According to the results of the scenarios, in order to achieve the transition of Greece to 100% renewable electricity generation, the installation of 15.3GW (strong onshore wind scenario) or 10.6GW (moderate onshore wind scenario) is needed. Neither of the two energy scenarios is achievable in the maximum land restrictions scenario, in areas with strong winds (≥7.5 m/s). In areas with winds ≥6 m/s, the 15.3GW onshore wind scenario is marginally achievable, while the 10.6GW scenario is clearly achievable. In areas with lower wind potential (≥5 m/s), a transition to a RES system involving either 15.3 or 10.6GW of onshore wind is feasible.
It should be stressed that this analysis is not a site-specific selection tool and does not reflect projects in specific areas, but offers a "big picture" of spatial organisation options.
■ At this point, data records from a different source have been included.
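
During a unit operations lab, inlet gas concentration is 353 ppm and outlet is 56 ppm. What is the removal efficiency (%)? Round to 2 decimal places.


Efficiency = (G_in - G_out) / G_in * 100%
Efficiency = (353 - 56) / 353 * 100
Efficiency = 297 / 353 * 100
Efficiency = 84.14%


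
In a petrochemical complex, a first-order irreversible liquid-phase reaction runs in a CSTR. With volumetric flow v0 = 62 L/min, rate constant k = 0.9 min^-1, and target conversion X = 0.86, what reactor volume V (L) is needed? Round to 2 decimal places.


V = v0 * X / (k * (1 - X))
V = 62 * 0.86 / (0.9 * (1 - 0.86))
V = 53.32 / (0.9 * 0.14)
V = 53.32 / 0.126
V = 423.17 L


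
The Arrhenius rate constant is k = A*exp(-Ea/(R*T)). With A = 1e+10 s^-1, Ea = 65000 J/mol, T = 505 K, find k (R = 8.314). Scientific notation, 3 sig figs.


k = A * exp(-Ea/(R*T))
k = 1e+10 * exp(-65000 / (8.314 * 505))
k = 1e+10 * exp(-15.481462)
k = 1.89e+03


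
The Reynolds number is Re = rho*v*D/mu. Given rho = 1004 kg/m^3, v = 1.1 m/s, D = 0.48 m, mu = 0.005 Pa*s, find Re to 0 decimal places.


Re = rho * v * D / mu
Re = 1004 * 1.1 * 0.48 / 0.005
Re = 530.112 / 0.005
Re = 106022


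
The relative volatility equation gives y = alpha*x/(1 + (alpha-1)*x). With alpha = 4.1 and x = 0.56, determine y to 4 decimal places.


y = alpha*x / (1 + (alpha-1)*x)
y = 4.1*0.56 / (1 + (4.1-1)*0.56)
y = 2.296 / (1 + 1.736)
y = 2.296 / 2.736
y = 0.8392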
Each project should be examined on a case-by-case and site-by-site basis with an appropriate impact assessment, in line with best practice to avoid potential negative impacts on sensitive ecosystems and flora and fauna species.
Identity of the initiative
The Wind and Biodiversity Atlas initiative was launched in 2021 as a collaboration between WWF Greece and two leading university institutions in the fields of renewable energy and the monitoring, assessment and mapping of biodiversity and protected areas: (a) the Laboratory of Decision Systems and Management of the School of Electrical and Computer Engineering at the National Technical University of Athens (Scientific director: Prof. Haris Doukas / Scientific associates: Anastasios Karamaneas, Diamantis Koutsandreas, Hera Neophytou) and (b) the Department of Biology, Laboratory of Botany, University of Patras (Scientific supervisor: Prof. Panagiotis Dimopoulos / Scientific associate: Dr. Ioannis P. Kokkoris).